Still, practical challenges remain: running such models requires significant infrastructure, from servers to cloud platforms, which could limit accessibility.
“Apertus demonstrates that generative AI can be both powerful and open,” says Antoine Bosselut, professor and head of the Natural Language Processing Laboratory at EPFL, and co-lead of the Swiss AI Initiative. “The release of Apertus is not a final step, rather it’s the beginning of a journey, a long-term commitment to open, trustworthy, and sovereign AI foundations, for the public good worldwide. We are excited to see developers engage with the model at the Swiss {ai} Weeks hackathons. Their creativity and feedback will help us to improve future generations of the model.”
Looking ahead, the project’s roadmap includes domain-specific adaptations in fields like healthcare, law, and education, alongside efficiency improvements and broader user feedback.
Read more: ETH Zurich press release
Patch notes
A new standard for AI licensing
Reddit, Yahoo, Medium, and others have introduced the Really Simple Licensing (RSL) Standard, an open framework for signalling how AI systems may use their content. Unlike robots.txt, which only allows or blocks crawlers, RSL lets sites specify licensing and royalty terms — from subscriptions to pay-per-inference models. The initiative, backed by the nonprofit RSL Collective, aims to set clear rules for content use by AI while borrowing lessons from open source metadata standards.
Read more: The Verge | RSL Standard
Will Nova Launcher go open source?
Kevin Barry, the longtime developer of Nova Launcher — one of Android’s most popular home screen replacements — has stepped away after more than a decade, leaving uncertainty about the app’s future. With no clear succession plan from its parent company, Branch (which acquired Nova in 2022), fans have launched a campaign urging the company open-source Nova Launcher, so the community can continue development.
Read more: The Verge | Change.org
Oracle cuts MySQL dev staff, sparking concern
Oracle has laid off about 70 people from its MySQL development team, prompting alarm among open source watchers. Monty Widenius, one of MySQL’s original creators, said he was “heartbroken” by the move. Critics suggest Oracle may be shifting focus away from the Community Edition in favour of its proprietary analytics and cloud services.
Read more: The Register
Npm supply chain attack averted
A potential supply chain attack on the npm registry was thwarted after a maintainer’s account was compromised and used to publish malicious packages. The incident, which could have impacted widely used libraries, was quickly contained, with the malicious versions removed before they were broadly downloaded.
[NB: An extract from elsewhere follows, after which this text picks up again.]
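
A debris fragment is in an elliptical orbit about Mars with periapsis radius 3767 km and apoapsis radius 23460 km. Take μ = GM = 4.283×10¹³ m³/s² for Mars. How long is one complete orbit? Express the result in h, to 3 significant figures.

T ≈ 13.4 h

Semi-major axis a = (r_p + r_a)/2 = (3767.0 + 23460)/2 = 13614 km = 1.361×10⁷ m.
By Kepler's third law T = 2π√(a³/μ) = 2π × 7.675×10³ = 4.822×10⁴ s.
= 13.40 h.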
Read more: Infosecurity Magazine
Fedora adds atomic KDE edition
Linux distribution Fedora has released a new variant built around the KDE Plasma desktop, aimed at users who want a simple and reliable entry point into Linux. It uses Fedora’s atomic desktop model, where updates are applied in a rollback-friendly way, borrowing from open source projects like Silverblue and Kinoite.
Read more: ZDNET
And finally…
Crowdfunding an open source Game Boy clone
The Game Bub is a fully open source handheld console that recreates the Game Boy using field-programmable gate array (FPGA) hardware.
Supporting original cartridges and accessories, the Game Bub lets players load ROMs or homebrew via microSD. It’s ultimately designed for hacking, with features like rumble, sensors, and an expansion slot for custom add-ons.
A crowdfunding campaign is currently live for The Game Bub, and it has raised more than $70,000 of its $100,000 target at the time of writing.